El mar, y un Puerto Escondido a unos kilómetros entre La Habana y Matanzas, son un susurro casi imperceptible de la naturaleza en su estado más puro y sorprendente.
No es La Habana bulliciosa que estamos acostumbrados a ver, aquí el ritmo lo marcan las olas que acarician la costa como su más fiel amante. Aquí se olvida el ruido de la ciudad, el estrés y la prisa.
Puerto Escondido, un nombre que llama al misterio y al refugio, hogar de un tesoro bajo el mar, que a menudo envía monedas de plata a los habitantes de su tierra. Con la cadena del ancla de la vez que allí encalló, movida por un ciclón, el manglar se extiende a orillas del mar.
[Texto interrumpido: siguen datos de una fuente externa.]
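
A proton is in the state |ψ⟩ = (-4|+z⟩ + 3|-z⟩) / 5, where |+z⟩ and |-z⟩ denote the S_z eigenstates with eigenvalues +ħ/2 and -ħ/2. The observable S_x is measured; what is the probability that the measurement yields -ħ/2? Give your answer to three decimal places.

|-x⟩ = (|+z⟩ - |-z⟩)/√2, so ⟨-x|ψ⟩ = (-7) / (√2·5).
P = |-7|² / 50 = 49/50.

0.980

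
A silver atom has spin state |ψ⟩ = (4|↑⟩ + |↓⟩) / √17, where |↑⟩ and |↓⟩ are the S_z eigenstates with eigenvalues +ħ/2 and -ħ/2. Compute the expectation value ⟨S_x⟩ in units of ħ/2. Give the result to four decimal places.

⟨σ_x⟩ = 2 Re(a* b)/(|a|²+|b|²) with a = 4, b = 1.
a* b = 4, so ⟨σ_x⟩ = 8/17.
⟨S_x⟩ = (ħ/2)·⟨σ_x⟩.

0.4706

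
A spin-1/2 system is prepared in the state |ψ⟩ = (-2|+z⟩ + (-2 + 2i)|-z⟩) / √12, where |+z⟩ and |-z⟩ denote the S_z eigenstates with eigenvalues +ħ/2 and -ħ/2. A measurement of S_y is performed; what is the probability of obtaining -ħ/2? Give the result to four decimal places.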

Un agua tan pura como cristalina, de arenas gruesas que te hunden como para que nunca te vayas. Un sol incandescente que se extiende por el horizonte, pintando al cielo de oro. Se respira mar por doquier, huele a tierra húmeda, y a plantas que se aferran a la vida.
Una cueva, hogar de las golondrinas, otra cueva, testigo de la llegada de tiburones como si ese lugar les perteneciera.
Pueblerinos que se conocen cada rincón como la palma de su mano, caminan descalzos con el placer de sentirse cerca de ese regalo de la naturaleza, que forma parte de su cuerpo, unido a la sangre que vive bajo sus pieles.
Y de nuevo, el susurro de Puerto Escondido, su manglar, su paz, su energía, y su mar, siempre el mar.